With Helm, configure `useGpuCliqueLabel` under `global.provider.params`. The chart also passes it to the node-data-broker init container so it skips NVLink clique collection instead of exec-ing into the GPU Operator device-plugin DaemonSet to run `nvidia-smi`:

```yaml
global:
  provider:
    name: infiniband-k8s
    params:
      useGpuCliqueLabel: true
  engine:
    name: k8s
```

When `useGpuCliqueLabel` is not set, the node-data-broker init container uses the GPU Operator device-plugin DaemonSet as before.

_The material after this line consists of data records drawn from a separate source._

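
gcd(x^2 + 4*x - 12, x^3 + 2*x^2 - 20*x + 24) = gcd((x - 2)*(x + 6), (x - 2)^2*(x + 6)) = x^2 + 4*x - 12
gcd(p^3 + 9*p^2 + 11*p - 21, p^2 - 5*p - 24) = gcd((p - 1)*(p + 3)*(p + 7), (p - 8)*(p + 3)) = p + 3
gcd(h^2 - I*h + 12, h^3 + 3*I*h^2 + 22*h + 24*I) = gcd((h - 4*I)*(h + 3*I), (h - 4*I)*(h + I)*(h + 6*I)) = h - 4*I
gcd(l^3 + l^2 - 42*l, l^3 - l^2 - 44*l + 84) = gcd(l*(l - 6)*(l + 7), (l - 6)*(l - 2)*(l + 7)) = l^2 + l - 42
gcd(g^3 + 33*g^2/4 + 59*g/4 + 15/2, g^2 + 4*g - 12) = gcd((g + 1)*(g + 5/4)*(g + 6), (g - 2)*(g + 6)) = g + 6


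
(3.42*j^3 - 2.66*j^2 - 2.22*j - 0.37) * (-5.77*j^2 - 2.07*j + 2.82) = -19.7334*j^5 + 8.2688*j^4 + 27.96*j^3 - 0.7709*j^2 - 5.4945*j - 1.0434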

To override the GPU Operator namespace or device plugin DaemonSet name (defaults: `gpu-operator` and `nvidia-device-plugin-daemonset`), set these via `node-data-broker.initc.extraArgs` in your Helm values — they are init container arguments, not provider request parameters:

```yaml
node-data-broker:
  initc:
    extraArgs:
      - gpu-operator-namespace=my-namespace
      - device-plugin-daemonset=my-daemonset
```

If `ibnetdiscover` needs extra config files, the chart can render ConfigMaps and mount them into the node-data-broker pods:

```yaml
node-data-broker:
  configMapMounts:
    - name: ibdiag
      mountPath: /etc/infiniband-diags/ibdiag.conf
      subPath: ibdiag.conf
      data:
        ibdiag.conf: |-
          CA=smi0
          Port=1
```

Example request payload with `nodeSelector`:

```json
{
  "provider": {
    "name": "infiniband-k8s",
    "params": {
      "nodeSelector": {
        "nvidia.com/gpu.present": "true"
      }
    }
  },
  "engine": {
    "name": "k8s"
  }
}
```

### Verifying the Output

After topology generation, inspect the node labels applied by Topograph:

```bash
kubectl get nodes -o json | jq '.items[].metadata.labels | with_entries(select(.key | startswith("network.topology.nvidia.com")))'
```

See the [Kubernetes engine documentation](../engines/k8s.md) for details on the label schema.